Spano et Mayembo blessés, Vandenabeele suspendu, la défense qui a joué contre le Red Star était plus qu’expérimentale et n’avait rien à voir avec celle qu’aurait pu aligner Olivier Guégan avec toutes les forces vives. Ibou Coulibaly a été replacé en charnière centrale aux côtés de l’inusable Selim Bengriba (habituel latéral gauche) qu’a remplacé Guégan Jr dans son couloir. Seul Harouna Demba, à droite, fait partie du « 11 type » de ce début de saison. Pourtant, la sérénité dégagée par le bloc collectif grenoblois impressionne. Vivement critiqué pour ses performances, Ugo Guégan a plus qu’assuré l’intérim à gauche et Brice Maubleu a désormais un nouveau match à cocher avec la mention « clean sheet » à côté.

Le GF 38 a un vrai banc

On l’avait déjà vu avec les blessés et la concurrence entre Belvito et Maanane mais ce Grenoble-là dispose de vrais atouts sur son banc. Un atout non négligeable en vue de l’objectif – presque – affiché de la montée en Ligue 2. Les entrées de Jessy Benet récemment arrivé en provenance de Dijon et Corentin Tirard (ex-Monaco) ont apporté de la fraîcheur en fin de match et les deux ont été à l’origine de la majorité des actions grenobloises dans le dernier quart d’heure. Elogo, propulsé titulaire à gauche en l’absence de Dady Ngoy, a lui aussi fait son match et si son jeu comporte encore du déchet, il est capable de belles fulgurances qui peuvent déstabiliser les défenses adverses. Avec les retours de Mayembo, Spano, Peuget et Gherardi, le GF 38 aura un vrai groupe compétitif d’une petite vingtaine de joueurs.

The Bad

Grenoble rejoue déjà jeudi

Brice Maubleu a beau sourire en conférence de presse après le décrassage et assurer que jouer deux fois par semaine, « c’est le lot de toutes les équipes qui disputent la Coupe d’Europe », n’empêche que le rythme est sévère pour Grenoble qui, en plus, doit composer avec toutes les absences que l’on connait. À cause de problèmes de doublons, les Isérois se déplacent à Pau jeudi face à une équipe dont le début de saison est plutôt compliqué.
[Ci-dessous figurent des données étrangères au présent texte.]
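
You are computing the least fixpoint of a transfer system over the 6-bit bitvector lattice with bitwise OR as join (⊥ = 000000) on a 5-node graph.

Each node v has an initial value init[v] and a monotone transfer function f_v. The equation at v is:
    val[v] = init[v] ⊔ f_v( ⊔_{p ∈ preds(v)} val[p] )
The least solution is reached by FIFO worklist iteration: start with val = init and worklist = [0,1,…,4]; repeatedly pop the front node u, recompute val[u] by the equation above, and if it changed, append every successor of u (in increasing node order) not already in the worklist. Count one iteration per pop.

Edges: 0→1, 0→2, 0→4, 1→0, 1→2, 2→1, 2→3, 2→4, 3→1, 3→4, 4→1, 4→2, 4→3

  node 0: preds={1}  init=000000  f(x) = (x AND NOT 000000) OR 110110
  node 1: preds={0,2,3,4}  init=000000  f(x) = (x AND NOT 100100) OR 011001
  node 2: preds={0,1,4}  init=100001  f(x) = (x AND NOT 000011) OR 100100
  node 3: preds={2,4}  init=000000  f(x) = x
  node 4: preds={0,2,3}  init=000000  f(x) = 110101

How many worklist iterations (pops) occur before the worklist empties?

10

Iteration log — 10 steps:
  step 1. node 0  ⊔preds=000000  new=110110  old=000000  +wl: 
  step 2. node 1  ⊔preds=110111  new=011011  old=000000  +wl: 0
  step 3. node 2  ⊔preds=111111  new=111101  old=100001  +wl: 1
  step 4. node 3  ⊔preds=111101  new=111101  old=000000  +wl: 
  step 5. node 4  ⊔preds=111111  new=110101  old=000000  +wl: 2,3
  step 6. node 0  ⊔preds=011011  new=111111  old=110110  +wl: 4
  step 7. node 1  ⊔preds=111111  new=011011  stable
  step 8. node 2  ⊔preds=111111  new=111101  stable
  step 9. node 3  ⊔preds=111101  new=111101  stable
  step 10. node 4  ⊔preds=111111  new=110101  stable

Least fixpoint reached:
  node 0: 111111
  node 1: 011011
  node 2: 111101
  node 3: 111101
  node 4: 110101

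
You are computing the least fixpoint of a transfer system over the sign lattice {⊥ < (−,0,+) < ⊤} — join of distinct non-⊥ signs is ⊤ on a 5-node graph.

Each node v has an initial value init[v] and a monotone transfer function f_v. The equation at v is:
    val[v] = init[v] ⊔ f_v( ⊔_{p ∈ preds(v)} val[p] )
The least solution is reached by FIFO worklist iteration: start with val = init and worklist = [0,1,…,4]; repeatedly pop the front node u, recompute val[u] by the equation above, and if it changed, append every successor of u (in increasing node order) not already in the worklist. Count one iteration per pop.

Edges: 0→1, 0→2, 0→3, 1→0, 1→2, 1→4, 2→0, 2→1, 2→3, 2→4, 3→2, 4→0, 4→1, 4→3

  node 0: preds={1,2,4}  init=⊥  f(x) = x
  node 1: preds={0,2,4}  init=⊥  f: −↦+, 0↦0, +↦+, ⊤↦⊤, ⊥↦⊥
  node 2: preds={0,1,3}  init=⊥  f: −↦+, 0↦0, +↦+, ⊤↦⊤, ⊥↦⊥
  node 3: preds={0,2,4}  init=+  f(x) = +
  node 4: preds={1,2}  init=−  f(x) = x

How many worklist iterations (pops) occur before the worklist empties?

11

Iteration log — 11 steps:
  step 1. node 0  ⊔preds=−  new=−  old=⊥  +wl: 
  step 2. node 1  ⊔preds=−  new=+  old=⊥  +wl: 0
  step 3. node 2  ⊔preds=⊤  new=⊤  old=⊥  +wl: 1
  step 4. node 3  ⊔preds=⊤  new=+  stable
  step 5. node 4  ⊔preds=⊤  new=⊤  old=−  +wl: 3
  step 6. node 0  ⊔preds=⊤  new=⊤  old=−  +wl: 2
  step 7. node 1  ⊔preds=⊤  new=⊤  old=+  +wl: 0,4
  step 8. node 3  ⊔preds=⊤  new=+  stable
  step 9. node 2  ⊔preds=⊤  new=⊤  stable
  step 10. node 0  ⊔preds=⊤  new=⊤  stable
  step 11. node 4  ⊔preds=⊤  new=⊤  stable

Least fixpoint reached:
  node 0: ⊤
  node 1: ⊤
  node 2: ⊤
  node 3: +
  node 4: ⊤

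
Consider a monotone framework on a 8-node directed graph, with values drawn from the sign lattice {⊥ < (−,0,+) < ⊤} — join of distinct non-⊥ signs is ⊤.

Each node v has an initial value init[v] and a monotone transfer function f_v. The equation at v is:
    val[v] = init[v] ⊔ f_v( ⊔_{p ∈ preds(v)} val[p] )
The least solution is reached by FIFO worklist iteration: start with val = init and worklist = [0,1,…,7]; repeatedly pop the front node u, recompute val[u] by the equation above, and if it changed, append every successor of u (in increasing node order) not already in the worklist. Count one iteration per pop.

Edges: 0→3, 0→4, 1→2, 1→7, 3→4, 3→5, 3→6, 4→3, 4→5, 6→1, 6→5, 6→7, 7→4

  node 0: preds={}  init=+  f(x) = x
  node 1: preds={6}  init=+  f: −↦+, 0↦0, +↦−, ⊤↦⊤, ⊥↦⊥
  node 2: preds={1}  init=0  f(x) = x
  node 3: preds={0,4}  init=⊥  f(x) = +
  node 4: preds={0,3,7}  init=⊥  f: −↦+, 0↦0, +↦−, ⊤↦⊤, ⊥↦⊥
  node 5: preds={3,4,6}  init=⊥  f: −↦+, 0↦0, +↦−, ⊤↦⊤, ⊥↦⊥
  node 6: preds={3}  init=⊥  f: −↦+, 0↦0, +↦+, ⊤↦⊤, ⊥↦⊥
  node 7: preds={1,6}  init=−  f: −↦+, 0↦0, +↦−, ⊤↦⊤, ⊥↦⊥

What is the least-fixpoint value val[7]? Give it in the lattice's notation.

Iteration log — 14 steps:
  step 1. node 0  ⊔preds=⊥  new=+  stable
  step 2. node 1  ⊔preds=⊥  new=+  stable
  step 3. node 2  ⊔preds=+  new=⊤  old=0  +wl: 
  step 4. node 3  ⊔preds=+  new=+  old=⊥  +wl: 
  step 5. node 4  ⊔preds=⊤  new=⊤  old=⊥  +wl: 3
  step 6. node 5  ⊔preds=⊤  new=⊤  old=⊥  +wl: 
  step 7. node 6  ⊔preds=+  new=+  old=⊥  +wl: 1,5
  step 8. node 7  ⊔preds=+  new=−  stable
  step 9. node 3  ⊔preds=⊤  new=+  stable
  step 10. node 1  ⊔preds=+  new=⊤  old=+  +wl: 2,7
  step 11. node 5  ⊔preds=⊤  new=⊤  stable
  step 12. node 2  ⊔preds=⊤  new=⊤  stable
  step 13. node 7  ⊔preds=⊤  new=⊤  old=−  +wl: 4
  step 14. node 4  ⊔preds=⊤  new=⊤  stable

Least fixpoint reached:
  node 0: +
  node 1: ⊤
  node 2: ⊤
  node 3: +
  node 4: ⊤
  node 5: ⊤
  node 6: +
  node 7: ⊤

⊤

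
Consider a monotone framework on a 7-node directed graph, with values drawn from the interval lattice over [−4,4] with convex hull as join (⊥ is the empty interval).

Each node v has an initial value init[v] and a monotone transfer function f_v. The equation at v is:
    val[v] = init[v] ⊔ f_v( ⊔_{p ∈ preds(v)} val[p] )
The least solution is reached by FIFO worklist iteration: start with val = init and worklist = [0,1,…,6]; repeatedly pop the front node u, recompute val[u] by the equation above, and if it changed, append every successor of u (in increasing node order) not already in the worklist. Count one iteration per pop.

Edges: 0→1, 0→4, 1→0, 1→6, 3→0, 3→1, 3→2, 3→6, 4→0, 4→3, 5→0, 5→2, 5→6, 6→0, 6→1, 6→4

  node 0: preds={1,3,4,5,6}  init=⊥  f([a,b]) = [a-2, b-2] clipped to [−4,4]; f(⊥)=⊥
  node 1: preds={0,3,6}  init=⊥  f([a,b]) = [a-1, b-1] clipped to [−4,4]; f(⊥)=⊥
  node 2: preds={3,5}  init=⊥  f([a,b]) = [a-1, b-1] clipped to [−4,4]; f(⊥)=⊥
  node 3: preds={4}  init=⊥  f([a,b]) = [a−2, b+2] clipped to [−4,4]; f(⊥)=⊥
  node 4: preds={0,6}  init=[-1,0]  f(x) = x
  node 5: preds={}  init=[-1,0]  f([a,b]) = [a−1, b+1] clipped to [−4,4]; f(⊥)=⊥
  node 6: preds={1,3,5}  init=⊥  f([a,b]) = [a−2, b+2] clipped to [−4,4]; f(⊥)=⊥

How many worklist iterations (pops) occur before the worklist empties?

Trace (21 dequeues):
  [1] u=0 | in [-1,0] | out [-3,-2] | prev ⊥ | push {}
  [2] u=1 | in [-3,-2] | out [-4,-3] | prev ⊥ | push {0}
  [3] u=2 | in [-1,0] | out [-2,-1] | prev ⊥ | push {}
  [4] u=3 | in [-1,0] | out [-3,2] | prev ⊥ | push {1,2}
  [5] u=4 | in [-3,-2] | out [-3,0] | prev [-1,0] | push {3}
  [6] u=5 | in ⊥ | out [-1,0] | ==
  [7] u=6 | in [-4,2] | out [-4,4] | prev ⊥ | push {4}
  [8] u=0 | in [-4,4] | out [-4,2] | prev [-3,-2] | push {}
  [9] u=1 | in [-4,4] | out [-4,3] | prev [-4,-3] | push {0,6}
  [10] u=2 | in [-3,2] | out [-4,1] | prev [-2,-1] | push {}
  [11] u=3 | in [-3,0] | out [-4,2] | prev [-3,2] | push {1,2}
  [12] u=4 | in [-4,4] | out [-4,4] | prev [-3,0] | push {3}
  [13] u=0 | in [-4,4] | out [-4,2] | ==
  [14] u=6 | in [-4,3] | out [-4,4] | ==
  [15] u=1 | in [-4,4] | out [-4,3] | ==
  [16] u=2 | in [-4,2] | out [-4,1] | ==
  [17] u=3 | in [-4,4] | out [-4,4] | prev [-4,2] | push {0,1,2,6}
  [18] u=0 | in [-4,4] | out [-4,2] | ==
  [19] u=1 | in [-4,4] | out [-4,3] | ==
  [20] u=2 | in [-4,4] | out [-4,3] | prev [-4,1] | push {}
  [21] u=6 | in [-4,4] | out [-4,4] | ==

Converged values:
  [0] [-4,2]
  [1] [-4,3]
  [2] [-4,3]
  [3] [-4,4]
  [4] [-4,4]
  [5] [-1,0]
  [6] [-4,4]

21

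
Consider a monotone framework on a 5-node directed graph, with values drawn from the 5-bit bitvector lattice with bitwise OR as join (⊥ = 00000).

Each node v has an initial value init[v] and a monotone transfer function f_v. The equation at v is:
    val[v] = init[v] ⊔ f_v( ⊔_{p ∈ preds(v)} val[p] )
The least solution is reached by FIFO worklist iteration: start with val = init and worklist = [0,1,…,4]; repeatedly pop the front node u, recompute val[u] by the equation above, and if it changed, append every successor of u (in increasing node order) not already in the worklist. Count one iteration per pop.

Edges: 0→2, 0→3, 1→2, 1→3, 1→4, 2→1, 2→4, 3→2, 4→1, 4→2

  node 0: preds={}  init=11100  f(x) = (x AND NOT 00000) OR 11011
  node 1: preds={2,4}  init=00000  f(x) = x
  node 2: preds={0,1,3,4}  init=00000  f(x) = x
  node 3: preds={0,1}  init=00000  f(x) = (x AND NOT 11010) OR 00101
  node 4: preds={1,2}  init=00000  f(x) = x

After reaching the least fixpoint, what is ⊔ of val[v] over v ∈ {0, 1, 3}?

Iteration log — 9 steps:
  step 1. node 0  ⊔preds=00000  new=11111  old=11100  +wl: 
  step 2. node 1  ⊔preds=00000  new=00000  stable
  step 3. node 2  ⊔preds=11111  new=11111  old=00000  +wl: 1
  step 4. node 3  ⊔preds=11111  new=00101  old=00000  +wl: 2
  step 5. node 4  ⊔preds=11111  new=11111  old=00000  +wl: 
  step 6. node 1  ⊔preds=11111  new=11111  old=00000  +wl: 3,4
  step 7. node 2  ⊔preds=11111  new=11111  stable
  step 8. node 3  ⊔preds=11111  new=00101  stable
  step 9. node 4  ⊔preds=11111  new=11111  stable

Least fixpoint reached:
  node 0: 11111
  node 1: 11111
  node 2: 11111
  node 3: 00101
  node 4: 11111

11111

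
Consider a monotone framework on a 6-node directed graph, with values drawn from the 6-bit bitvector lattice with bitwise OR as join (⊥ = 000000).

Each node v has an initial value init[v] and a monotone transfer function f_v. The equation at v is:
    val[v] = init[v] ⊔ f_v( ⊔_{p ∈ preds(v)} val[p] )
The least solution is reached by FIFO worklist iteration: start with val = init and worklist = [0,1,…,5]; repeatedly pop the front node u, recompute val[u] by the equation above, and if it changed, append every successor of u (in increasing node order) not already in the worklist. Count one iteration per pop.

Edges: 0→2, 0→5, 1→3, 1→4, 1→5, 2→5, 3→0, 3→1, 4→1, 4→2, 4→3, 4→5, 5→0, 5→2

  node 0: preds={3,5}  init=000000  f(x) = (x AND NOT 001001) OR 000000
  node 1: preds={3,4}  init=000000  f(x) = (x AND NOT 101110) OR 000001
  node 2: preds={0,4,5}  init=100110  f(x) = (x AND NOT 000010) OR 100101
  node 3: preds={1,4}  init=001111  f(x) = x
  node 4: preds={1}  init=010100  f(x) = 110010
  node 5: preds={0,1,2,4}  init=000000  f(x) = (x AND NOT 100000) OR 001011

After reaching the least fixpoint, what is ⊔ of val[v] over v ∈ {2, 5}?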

La réussite fuit les attaquants Grenoblois

Dominateurs dans le jeu – c’était d’ailleurs peut-être le match le plus abouti de la saison, au moins la 1ère mi-temps la plus réussie – les Grenoblois ont pêché dans les 20 derniers mètres. Elogo, David, Sotoca, Maanane, puis Tirard, Benet et Belvito, tous se sont heurtés à un pied francilien, au gardien… ou à leur maladresse. Les occasions, ils les ont eues, mais n’ont pas su les convertir. Un manque de réussite suffisamment rare depuis le début de la saison pour être souligné : à part le match contre Créteil où ils ont fini à 9, c’est la seule rencontre où les coéquipiers de Julien Delétraz n’ont pas trouvé le chemin des filets. Rien d’inquiétant encore vu leur maitrise dans le jeu.

The Queen

Le spectacle en tribune

Il y avait eu le match contre Le Puy pour la montée. Et la réception d’Annecy où plus de 5 000 personnes s’étaient déjà rendues au stade des alpes. Mais le match d’hier entre le GF 38 et le Red Star a été marqué par une ambiance incroyable comme Grenoble n’en avait pas connu depuis pas mal d’années. C’était le choix de la facilité de parler de cette ambiance comme fait de match, mais c’est aussi la réalité de l’après-midi.

Tous les acteurs passés en salle de presse à l’issue du match se sont attachés à le souligner : les kops des deux équipes ont donné une superbe image du football et du supportérisme devant les caméras de Canal. Pendant 90 minutes, ils n’ont pas cessé d’encourager les deux équipes à coups de banderoles, tifos et même fumigènes en début de rencontre. Un vrai beau rappel de ce que peut être le mouvement ultra en France aujourd’hui entre deux tribunes liées par une forte amitié – le mot étant même trop faible.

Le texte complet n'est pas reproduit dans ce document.